Ross Taylor

“Zookeeper” is surely one of the top twenty coolest jobs in the world, and for Ross Taylor, a South Minneapolis native and University of Minnesota graduate, the path to this career started, oddly enough, in clown college. Studying to be a circus clown led to a job as big-top animal caretaker and then, for the past twenty-five years, keeper at the Minnesota Zoo. Taylor is one of the folks responsible for the animals on the Northern Trail—that’d be buffalo, Przewalski’s horses, moose, and of course the endangered Amur (Siberian) tigers. Lately he’s been especially busy with some new arrivals—a pair of female tiger cubs born in May. Visitors have been able to watch the cubs in their den via closed-circuit TV, but starting September 18, the youngsters will be on view romping around the main tiger enclosure. When we enlisted Taylor for our desert-island game, we were pleasantly surprised to discover that, unique among all our previous interviewees, he’s actually been stranded on a real desert island: specifically, Mili Atoll in the Marshall Islands, during his two years with the Peace Corps in the 1960s. “The minimum temperature the whole time was seventy-one degrees,” he says.
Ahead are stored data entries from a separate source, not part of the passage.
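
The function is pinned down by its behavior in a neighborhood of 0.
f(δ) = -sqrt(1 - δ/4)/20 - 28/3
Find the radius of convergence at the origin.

Branch term (-1/20)*sqrt(1 - δ/(4)): its argument vanishes at δ = 4, a square-root branch point, modulus 4.
The radius of convergence is the smallest modulus among the singular points: 4.

The radius of convergence is 4.


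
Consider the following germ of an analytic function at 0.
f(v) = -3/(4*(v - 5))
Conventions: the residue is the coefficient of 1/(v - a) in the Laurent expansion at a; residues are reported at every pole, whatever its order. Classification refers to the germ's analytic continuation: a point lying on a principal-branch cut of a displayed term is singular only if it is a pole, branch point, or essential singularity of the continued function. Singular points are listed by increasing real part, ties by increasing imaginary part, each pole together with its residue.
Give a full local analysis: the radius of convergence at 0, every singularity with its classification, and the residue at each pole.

Radius of convergence at 0: 5.
At 5: a pole of order 1; residue -3/4.

Denominator factor (v - 5): pole of order 1 at 5, modulus 5.
The radius of convergence is the smallest modulus among the singular points: 5.
At the order-1 pole 5 set g(v) = (v - (5))*f(v) = -3/4.
Simple pole: residue = g(a) at a = 5, which is -3/4.


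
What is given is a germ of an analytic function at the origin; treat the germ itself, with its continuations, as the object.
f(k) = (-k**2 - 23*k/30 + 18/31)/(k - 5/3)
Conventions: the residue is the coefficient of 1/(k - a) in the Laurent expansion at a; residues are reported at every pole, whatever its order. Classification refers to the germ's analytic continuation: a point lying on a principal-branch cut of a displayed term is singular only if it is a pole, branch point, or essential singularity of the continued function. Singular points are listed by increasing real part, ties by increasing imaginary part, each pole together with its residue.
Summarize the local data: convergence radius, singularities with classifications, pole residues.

Denominator factor (k - 5/3): pole of order 1 at 5/3, modulus 5/3.
The radius of convergence is the smallest modulus among the singular points: 5/3.
At the order-1 pole 5/3 set g(k) = (k - (5/3))*f(k) = -k**2 - 23*k/30 + 18/31.
Simple pole: residue = g(a) at a = 5/3, which is -1939/558.

Radius of convergence at 0: 5/3.
At 5/3: a pole of order 1; residue -1939/558.


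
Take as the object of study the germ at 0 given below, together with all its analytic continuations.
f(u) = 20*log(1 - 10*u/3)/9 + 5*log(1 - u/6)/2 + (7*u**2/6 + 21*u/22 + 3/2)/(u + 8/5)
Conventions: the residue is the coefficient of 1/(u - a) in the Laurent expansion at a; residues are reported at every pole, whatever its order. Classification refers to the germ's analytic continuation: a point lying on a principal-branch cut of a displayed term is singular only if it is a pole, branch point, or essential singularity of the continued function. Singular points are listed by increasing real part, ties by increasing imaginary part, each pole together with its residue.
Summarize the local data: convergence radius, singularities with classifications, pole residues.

Radius of convergence at 0: 3/10.
At -8/5: a pole of order 1; residue 4883/1650.
At 3/10: a logarithmic branch point.
At 6: a logarithmic branch point.

Denominator factor (u + 8/5): pole of order 1 at -8/5, modulus 8/5.
Branch term (5/2)*log(1 - u/(6)): its argument vanishes at u = 6, a logarithmic branch point, modulus 6.
Branch term (20/9)*log(1 - u/(3/10)): its argument vanishes at u = 3/10, a logarithmic branch point, modulus 3/10.
The radius of convergence is the smallest modulus among the singular points: 3/10.
The branch terms are analytic at -8/5 and contribute nothing to the residue; only the rational part matters.
At the order-1 pole -8/5 set g(u) = (u - (-8/5))*(rational part) = 7*u**2/6 + 21*u/22 + 3/2.
Simple pole: residue = g(a) at a = -8/5, which is 4883/1650.
List the singular points by increasing real part (a conjugate pair: the negative imaginary part first).


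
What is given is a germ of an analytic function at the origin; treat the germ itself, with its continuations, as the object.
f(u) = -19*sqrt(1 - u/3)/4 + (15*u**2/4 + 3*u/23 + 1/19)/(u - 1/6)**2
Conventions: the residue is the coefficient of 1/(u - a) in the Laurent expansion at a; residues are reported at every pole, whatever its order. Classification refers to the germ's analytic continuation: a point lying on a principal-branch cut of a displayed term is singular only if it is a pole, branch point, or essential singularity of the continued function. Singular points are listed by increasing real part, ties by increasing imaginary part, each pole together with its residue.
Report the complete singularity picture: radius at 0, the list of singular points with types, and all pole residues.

Denominator factor (u - 1/6)^2: pole of order 2 at 1/6, modulus 1/6.
Branch term (-19/4)*sqrt(1 - u/(3)): its argument vanishes at u = 3, a square-root branch point, modulus 3.
The radius of convergence is the smallest modulus among the singular points: 1/6.
The branch term is analytic at 1/6 and contributes nothing to the residue; only the rational part matters.
At the order-2 pole 1/6 set g(u) = (u - (1/6))^2*(rational part) = 15*u**2/4 + 3*u/23 + 1/19.
Order-2 pole: residue = g'(a); g'(1/6) = 127/92, so the residue is 127/92.
List the singular points by increasing real part (a conjugate pair: the negative imaginary part first).

Radius of convergence at 0: 1/6.
At 1/6: a pole of order 2; residue 127/92.
At 3: an algebraic (square-root) branch point.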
Here’s what Taylor would take along for another stint in the South Pacific:

1) “A machete, because you can’t drink one of those big coconuts without them. You can use it for building huts, or just about anything you can think of.”

2) “A refrigerator. Boy, do you miss ice when you don’t have it for two years. Solar-powered, and stocked with supplies to make the perfect Hawaiian Sunset—rum, a
little pineapple juice.”

3) “Several blank canvases and painting supplies for capturing the island sunsets. I mostly paint with acrylics, because they’re so easy to handle. Recently, I’ve been painting animal-related portraits—tigers, actually.”

4) “A jar of mayonnaise, for when a palm tree falls down and you cut out the heart for a heart-of-palm salad. If you haven’t had salad for a year, it’s pretty much beyond description.”

5) “Two cats, to keep the rodent population down, which is a problem on a desert isle. Two cats because you can amuse yourself watching their interactions.” But Taylor would probably leave the tiger cubs at home—referring to the book The Life of Pi, he notes that on a desert island it’s probably best not to live next to a predator that weighs three times as much as you do. “I’d stick with domestic cats,” he says.